As David Edgar pointed out in the aforementioned “Craft Brewing: Fastest Growth in the Industry,” 1994 was a year that saw the big players make significant moves in the craft or specialty beer market. Anheuser-Busch acquired Red Hook in 1994, and it was also then that the “big three” introduced their own crafty styles through specialty lines like Anheuser-Busch’s Specialty Brewing Group, Miller’s American Specialty and Craft Beer Co., or Coors’ UniBev, Ltd.

And while much has changed in the last 20 years, the approach that big brewers are taking in regards to the craft market has not.
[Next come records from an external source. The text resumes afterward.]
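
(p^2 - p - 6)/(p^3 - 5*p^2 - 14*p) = (p - 3)/(p*(p - 7))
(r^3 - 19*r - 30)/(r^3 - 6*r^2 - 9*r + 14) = (r^2 - 2*r - 15)/(r^2 - 8*r + 7)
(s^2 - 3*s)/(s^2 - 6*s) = (s - 3)/(s - 6)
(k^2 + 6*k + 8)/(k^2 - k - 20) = (k + 2)/(k - 5)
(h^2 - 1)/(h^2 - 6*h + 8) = (h^2 - 1)/(h^2 - 6*h + 8)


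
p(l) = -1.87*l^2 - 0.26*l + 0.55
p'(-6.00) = 22.18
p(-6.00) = -65.21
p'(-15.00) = 55.84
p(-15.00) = -416.30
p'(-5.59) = 20.65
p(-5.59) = -56.43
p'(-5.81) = 21.47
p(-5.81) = -61.06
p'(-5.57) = 20.57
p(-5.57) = -56.02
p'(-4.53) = 16.68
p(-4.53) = -36.65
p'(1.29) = -5.08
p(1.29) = -2.90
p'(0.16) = -0.86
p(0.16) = 0.46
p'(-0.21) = 0.53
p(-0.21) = 0.52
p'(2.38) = -9.16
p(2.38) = -10.66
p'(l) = -3.74*l - 0.26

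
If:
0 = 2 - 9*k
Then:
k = 2/9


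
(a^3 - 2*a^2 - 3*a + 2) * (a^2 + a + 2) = a^5 - a^4 - 3*a^3 - 5*a^2 - 4*a + 4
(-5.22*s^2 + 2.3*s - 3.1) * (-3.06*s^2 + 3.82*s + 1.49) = 15.9732*s^4 - 26.9784*s^3 + 10.4942*s^2 - 8.415*s - 4.619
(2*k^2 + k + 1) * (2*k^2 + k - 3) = 4*k^4 + 4*k^3 - 3*k^2 - 2*k - 3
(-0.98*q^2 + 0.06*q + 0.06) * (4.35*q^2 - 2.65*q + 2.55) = -4.263*q^4 + 2.858*q^3 - 2.397*q^2 - 0.00600000000000001*q + 0.153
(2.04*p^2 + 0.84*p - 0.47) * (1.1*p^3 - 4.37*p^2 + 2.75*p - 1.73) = 2.244*p^5 - 7.9908*p^4 + 1.4222*p^3 + 0.8347*p^2 - 2.7457*p + 0.8131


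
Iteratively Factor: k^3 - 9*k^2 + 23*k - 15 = (k - 1)*(k^2 - 8*k + 15) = (k - 3)*(k - 1)*(k - 5)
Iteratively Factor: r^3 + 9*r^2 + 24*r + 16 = (r + 1)*(r^2 + 8*r + 16) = (r + 1)*(r + 4)*(r + 4)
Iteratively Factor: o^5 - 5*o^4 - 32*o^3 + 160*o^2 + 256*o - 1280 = (o - 4)*(o^4 - o^3 - 36*o^2 + 16*o + 320) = (o - 5)*(o - 4)*(o^3 + 4*o^2 - 16*o - 64) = (o - 5)*(o - 4)*(o + 4)*(o^2 - 16) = (o - 5)*(o - 4)^2*(o + 4)*(o + 4)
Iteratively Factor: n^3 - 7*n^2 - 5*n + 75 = (n - 5)*(n^2 - 2*n - 15) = (n - 5)^2*(n + 3)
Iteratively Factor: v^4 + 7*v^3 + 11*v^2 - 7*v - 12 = (v + 3)*(v^3 + 4*v^2 - v - 4) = (v + 3)*(v + 4)*(v^2 - 1) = (v - 1)*(v + 3)*(v + 4)*(v + 1)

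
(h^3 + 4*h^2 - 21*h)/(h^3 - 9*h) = (h + 7)/(h + 3)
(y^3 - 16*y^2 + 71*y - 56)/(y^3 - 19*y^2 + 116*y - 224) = (y - 1)/(y - 4)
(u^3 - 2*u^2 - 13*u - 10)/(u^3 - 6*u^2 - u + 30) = (u + 1)/(u - 3)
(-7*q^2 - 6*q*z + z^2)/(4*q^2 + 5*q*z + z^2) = (-7*q + z)/(4*q + z)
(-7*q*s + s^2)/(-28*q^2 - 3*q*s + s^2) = s/(4*q + s)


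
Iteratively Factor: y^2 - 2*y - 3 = (y - 3)*(y + 1)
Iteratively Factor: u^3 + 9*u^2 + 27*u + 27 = (u + 3)*(u^2 + 6*u + 9) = (u + 3)^2*(u + 3)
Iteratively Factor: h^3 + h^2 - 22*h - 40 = (h - 5)*(h^2 + 6*h + 8) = (h - 5)*(h + 4)*(h + 2)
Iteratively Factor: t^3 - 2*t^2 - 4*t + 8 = (t + 2)*(t^2 - 4*t + 4) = (t - 2)*(t + 2)*(t - 2)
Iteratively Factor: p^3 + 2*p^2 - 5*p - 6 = (p + 1)*(p^2 + p - 6) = (p + 1)*(p + 3)*(p - 2)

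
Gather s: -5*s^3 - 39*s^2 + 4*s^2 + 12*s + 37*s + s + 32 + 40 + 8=-5*s^3 - 35*s^2 + 50*s + 80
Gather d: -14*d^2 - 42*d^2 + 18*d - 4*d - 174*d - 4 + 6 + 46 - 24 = -56*d^2 - 160*d + 24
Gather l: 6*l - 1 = 6*l - 1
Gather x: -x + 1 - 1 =-x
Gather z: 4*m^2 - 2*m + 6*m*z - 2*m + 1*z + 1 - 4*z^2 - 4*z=4*m^2 - 4*m - 4*z^2 + z*(6*m - 3) + 1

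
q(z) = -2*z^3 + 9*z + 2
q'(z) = 9 - 6*z^2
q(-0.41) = -1.55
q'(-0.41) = 7.99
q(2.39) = -3.79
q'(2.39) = -25.27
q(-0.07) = 1.37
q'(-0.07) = 8.97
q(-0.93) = -4.76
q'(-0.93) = 3.81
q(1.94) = 4.86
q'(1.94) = -13.58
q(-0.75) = -3.91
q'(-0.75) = 5.62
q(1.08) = 9.20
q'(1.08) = 2.00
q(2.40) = -4.05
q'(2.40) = -25.56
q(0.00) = 2.00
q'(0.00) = 9.00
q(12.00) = -3346.00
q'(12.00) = -855.00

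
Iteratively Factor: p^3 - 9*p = (p)*(p^2 - 9) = p*(p - 3)*(p + 3)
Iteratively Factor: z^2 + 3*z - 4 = (z - 1)*(z + 4)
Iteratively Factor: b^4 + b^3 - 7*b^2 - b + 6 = (b + 1)*(b^3 - 7*b + 6) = (b + 1)*(b + 3)*(b^2 - 3*b + 2) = (b - 2)*(b + 1)*(b + 3)*(b - 1)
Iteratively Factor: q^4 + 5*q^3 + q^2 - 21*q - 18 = (q + 1)*(q^3 + 4*q^2 - 3*q - 18) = (q + 1)*(q + 3)*(q^2 + q - 6) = (q + 1)*(q + 3)^2*(q - 2)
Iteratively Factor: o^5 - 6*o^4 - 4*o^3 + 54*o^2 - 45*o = (o + 3)*(o^4 - 9*o^3 + 23*o^2 - 15*o) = (o - 5)*(o + 3)*(o^3 - 4*o^2 + 3*o) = (o - 5)*(o - 3)*(o + 3)*(o^2 - o) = o*(o - 5)*(o - 3)*(o + 3)*(o - 1)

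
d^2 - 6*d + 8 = (d - 4)*(d - 2)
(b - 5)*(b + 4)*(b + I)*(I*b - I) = I*b^4 - b^3 - 2*I*b^3 + 2*b^2 - 19*I*b^2 + 19*b + 20*I*b - 20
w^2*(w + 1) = w^3 + w^2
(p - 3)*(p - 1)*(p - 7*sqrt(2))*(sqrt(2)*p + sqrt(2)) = sqrt(2)*p^4 - 14*p^3 - 3*sqrt(2)*p^3 - sqrt(2)*p^2 + 42*p^2 + 3*sqrt(2)*p + 14*p - 42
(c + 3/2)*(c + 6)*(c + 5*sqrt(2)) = c^3 + 5*sqrt(2)*c^2 + 15*c^2/2 + 9*c + 75*sqrt(2)*c/2 + 45*sqrt(2)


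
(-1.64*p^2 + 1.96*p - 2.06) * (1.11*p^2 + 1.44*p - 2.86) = -1.8204*p^4 - 0.185999999999999*p^3 + 5.2262*p^2 - 8.572*p + 5.8916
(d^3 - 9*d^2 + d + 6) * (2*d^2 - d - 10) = 2*d^5 - 19*d^4 + d^3 + 101*d^2 - 16*d - 60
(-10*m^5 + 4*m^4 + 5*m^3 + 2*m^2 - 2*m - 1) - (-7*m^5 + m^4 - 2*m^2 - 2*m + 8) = -3*m^5 + 3*m^4 + 5*m^3 + 4*m^2 - 9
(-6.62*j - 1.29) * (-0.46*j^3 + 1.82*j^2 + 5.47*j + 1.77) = 3.0452*j^4 - 11.455*j^3 - 38.5592*j^2 - 18.7737*j - 2.2833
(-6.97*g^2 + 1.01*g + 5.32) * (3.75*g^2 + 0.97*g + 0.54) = -26.1375*g^4 - 2.9734*g^3 + 17.1659*g^2 + 5.7058*g + 2.8728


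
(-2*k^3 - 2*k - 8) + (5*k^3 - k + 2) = 3*k^3 - 3*k - 6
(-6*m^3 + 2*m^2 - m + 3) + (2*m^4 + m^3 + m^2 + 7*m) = 2*m^4 - 5*m^3 + 3*m^2 + 6*m + 3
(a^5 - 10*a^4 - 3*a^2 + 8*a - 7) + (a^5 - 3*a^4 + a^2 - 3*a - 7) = 2*a^5 - 13*a^4 - 2*a^2 + 5*a - 14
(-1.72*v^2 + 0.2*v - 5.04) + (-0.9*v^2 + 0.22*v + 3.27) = -2.62*v^2 + 0.42*v - 1.77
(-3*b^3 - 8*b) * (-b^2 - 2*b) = 3*b^5 + 6*b^4 + 8*b^3 + 16*b^2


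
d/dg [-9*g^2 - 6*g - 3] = -18*g - 6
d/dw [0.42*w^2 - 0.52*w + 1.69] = 0.84*w - 0.52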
With craft breweries again making up a significant portion of the market, big brewers continue to compete by either acquiring established brands (as Anheuser-Busch has done with Goose Island, Blue Point and 10 Barrel) or producing their own brands and marketing them under non-existent breweries (as in Shock Top Brewing Co., Blue Moon Brewing Co., Margaritaville Brewing Co., Band of Brewers, etc.).

The difference in today’s climate and that of the mid-to-late ’90s is that—though we still talk about saturation points—craft beer is here to stay. But what, exactly, is craft beer?

Twenty years later, and we’re still trying to figure that out.